ALLIE MCGHEE (Charleston, SC. 1941) 

Throughout his career, the artist Allie McGhee has been an essential pillar of the Detroit art community. He received an undergraduate degree from Eastern Michigan University in 1965 and was one of the founder members of Gallery 7 in 1969. In the last six decades, McGhee has systematically created abstract paintings in various styles, from lyric and informal abstraction to geometric composition and draped canvas color fields. His work has been largely exhibited in art museums and institutions such as Detroit Institute of Arts, Wayne State University, Cranbrook Art Museum, Charles H. Wright Museum in Detroit; California African American Museum in Los Angeles, August Wilson African American Cultural Center in Pittsburgh; Martin Luther King, Jr. National Historic Site in Atlanta; Kresge Art Museum in East Lansing. His work is in numerous public collections, including the National Museum of African American History and Culture, Smithsonian Institution, Washington, DC; Detroit Institute of Arts; Institute of Contemporary Art, Miami; Mott-Warsh Collection, Flint; St. Louis Museum of Art; Studio Museum in Harlem, New York; and Toyota City Hall, Toyota, Japan.

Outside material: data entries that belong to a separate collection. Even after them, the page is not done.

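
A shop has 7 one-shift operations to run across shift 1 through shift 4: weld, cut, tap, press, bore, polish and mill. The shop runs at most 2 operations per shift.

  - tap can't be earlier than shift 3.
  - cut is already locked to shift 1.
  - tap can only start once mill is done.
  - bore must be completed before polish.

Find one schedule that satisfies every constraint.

press in shift 4; cut in shift 1; mill in shift 2; polish in shift 2; weld in shift 3; tap in shift 3; bore in shift 1

Checking: bore(shift 1) before polish(shift 2); mill(shift 2) before tap(shift 3); cut=shift 1 in [shift 1,shift 1]; tap=shift 3 in [shift 3,shift 4]; max 2 per shift (cap 2).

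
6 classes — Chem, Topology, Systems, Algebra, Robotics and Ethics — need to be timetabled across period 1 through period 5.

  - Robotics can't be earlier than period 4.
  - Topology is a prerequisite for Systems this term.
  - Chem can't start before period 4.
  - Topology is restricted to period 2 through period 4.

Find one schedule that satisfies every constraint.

Ethics=period 1, Topology=period 2, Systems=period 3, Robotics=period 4, Chem=period 4, Algebra=period 1

Checking: Topology(period 2) before Systems(period 3); Robotics=period 4 in [period 4,period 5]; Chem=period 4 in [period 4,period 5]; Topology=period 2 in [period 2,period 4].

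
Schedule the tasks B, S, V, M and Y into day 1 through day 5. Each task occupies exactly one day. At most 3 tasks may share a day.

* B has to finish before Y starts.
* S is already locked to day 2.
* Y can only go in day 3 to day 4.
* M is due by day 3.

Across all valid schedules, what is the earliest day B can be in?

Downstream work caps B at day 3.
B at day 1 is achievable: S=day 2, Y=day 3, B=day 1, M=day 1, V=day 1.

day 1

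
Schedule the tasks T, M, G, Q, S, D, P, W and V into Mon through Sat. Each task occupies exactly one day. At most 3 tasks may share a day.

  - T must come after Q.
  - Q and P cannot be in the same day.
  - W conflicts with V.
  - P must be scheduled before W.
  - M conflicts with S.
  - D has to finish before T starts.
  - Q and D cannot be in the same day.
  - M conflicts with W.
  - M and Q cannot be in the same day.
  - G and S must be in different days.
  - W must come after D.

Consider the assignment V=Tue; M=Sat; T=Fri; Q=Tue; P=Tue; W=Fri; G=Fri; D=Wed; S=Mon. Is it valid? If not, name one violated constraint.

M conflicts with W — holds.
M and Q cannot be in the same day — holds.
At most 3 tasks may share a day — holds.
P must be scheduled before W — holds.
M conflicts with S — holds.
Q and D cannot be in the same day — holds.
G and S must be in different days — holds.
T must come after Q — holds.
W conflicts with V — holds.
D has to finish before T starts — holds.
W must come after D — holds.
Q and P cannot be in the same day — violated.

No. Q and P cannot be in the same day is not satisfied.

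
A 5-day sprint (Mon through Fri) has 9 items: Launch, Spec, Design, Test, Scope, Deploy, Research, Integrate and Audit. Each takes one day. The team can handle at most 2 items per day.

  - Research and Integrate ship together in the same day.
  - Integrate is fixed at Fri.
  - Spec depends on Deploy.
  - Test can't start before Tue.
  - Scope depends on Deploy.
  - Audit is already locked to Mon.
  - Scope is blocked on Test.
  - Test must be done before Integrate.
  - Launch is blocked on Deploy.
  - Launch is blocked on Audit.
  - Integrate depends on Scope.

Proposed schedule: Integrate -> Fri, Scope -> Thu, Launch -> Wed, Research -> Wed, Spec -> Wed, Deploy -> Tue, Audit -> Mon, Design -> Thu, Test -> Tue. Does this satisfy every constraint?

No. The team can handle at most 2 items per day is not satisfied.

Audit is already locked to Mon — holds.
Launch is blocked on Audit — holds.
Spec depends on Deploy — holds.
Launch is blocked on Deploy — holds.
Research and Integrate ship together in the same day — violated.
Scope is blocked on Test — holds.
Integrate is fixed at Fri — holds.
Test can't start before Tue — holds.
Scope depends on Deploy — holds.
Integrate depends on Scope — holds.
Test must be done before Integrate — holds.
The team can handle at most 2 items per day — violated.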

ELIZABETH YOUNGBLOOD (Detroit, MI. 1952)

Born in Detroit and educated in southeastern Michigan, Elizabeth Youngblood is an artist, educator, designer, and maker. From her high school education at Cass Technical High School to her undergraduate education at the University of Michigan, through graduate work at Cranbrook, she has always maintained a dual interest in making by hand and designing for production. In the 70s, Gallery 7 became a formative space of learning, thinking, and making while she was a burgeoning artist and designer. Youngblood’s art-making practice includes working in the mediums of drawing, ceramics, weaving, bookbinding, and more. She’s been a faculty member at the University of Michigan, Ann Arbor, and SUNY Purchase, NY, managed branding with Unisys, and designed at The New York Times. After her time on the East Coast, Youngblood returned to Detroit, where she maintained a studio practice and continued investigating the intersection of her interests. In 2024, the Stamps Gallery at the University of Michigan organized Youngblood’s first institutional exhibition.